Unit testing Java code

All Java code in the engine should now be able to be tested with Robolectric 3.8 and JUnit 4. The test suite has been added after the bulk of the Java code was first written, so most of these classes do not have existing tests. Ideally code after this point should be tested, either with unit tests here or with integration tests in other repos.

Adding a new test

  1. Create a file under test/ matching the path and name of the class under test. For example, shell/platform/android/io/flutter/util/Preconditions.java -> shell/platform/android/**test**/io/flutter/util/Preconditions**Test**.java.
  2. Add your file to the sources of the robolectric_tests build target in /shell/platform/android/BUILD.gn. This compiles the test class into the test jar.
  3. Add your class to the @SuiteClasses annotation in FlutterTestSuite.java. This makes sure the test is actually executed at run time.
  4. Write your test.
  5. Build and run with testing/run_tests.py [--type=java] [--java-filter=<test_class_name>].

Q&A

Why are we using Robolectric 3.8 when Robolectric 4+ is current?
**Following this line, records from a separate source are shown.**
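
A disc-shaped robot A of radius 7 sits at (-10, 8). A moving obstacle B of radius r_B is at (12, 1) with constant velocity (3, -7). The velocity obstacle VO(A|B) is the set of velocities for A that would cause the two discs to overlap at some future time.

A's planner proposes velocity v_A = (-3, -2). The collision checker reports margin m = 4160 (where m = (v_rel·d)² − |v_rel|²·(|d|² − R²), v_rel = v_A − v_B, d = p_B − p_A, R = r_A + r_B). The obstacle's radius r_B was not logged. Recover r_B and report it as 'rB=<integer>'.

m = 4160
d = (22, -7);  v_rel = (-6, 5),  |v_rel|² = 61
v_rel×d = (-6)·(-7) − (5)·(22) = -68
since m = R²·61 − (-68)²:  R² = (4624 + 4160) / 61 = 144
R = √144 = 12  ⇒  r_B = 12 − 7 = 5

rB=5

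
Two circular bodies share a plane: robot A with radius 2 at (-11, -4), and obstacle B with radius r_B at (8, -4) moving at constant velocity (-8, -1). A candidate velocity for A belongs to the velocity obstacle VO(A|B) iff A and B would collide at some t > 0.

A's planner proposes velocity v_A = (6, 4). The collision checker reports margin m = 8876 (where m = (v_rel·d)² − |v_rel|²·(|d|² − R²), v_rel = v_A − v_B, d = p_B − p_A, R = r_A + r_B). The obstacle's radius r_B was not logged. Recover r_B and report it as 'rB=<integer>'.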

Robolectric 4+ uses the AndroidX libraries, and the engine sources use the deprecated android.support ones. See flutter/flutter#23586. If this is an issue we could use Jetifier on flutter.jar first and then run the tests, but it would add an extra point of failure.

My new test won‘t run. There’s a “ClassNotFoundException”.

See Updating Embedding Dependencies.

My new test won‘t compile. It can’t find one of my imports.

See Updating Embedding Dependencies.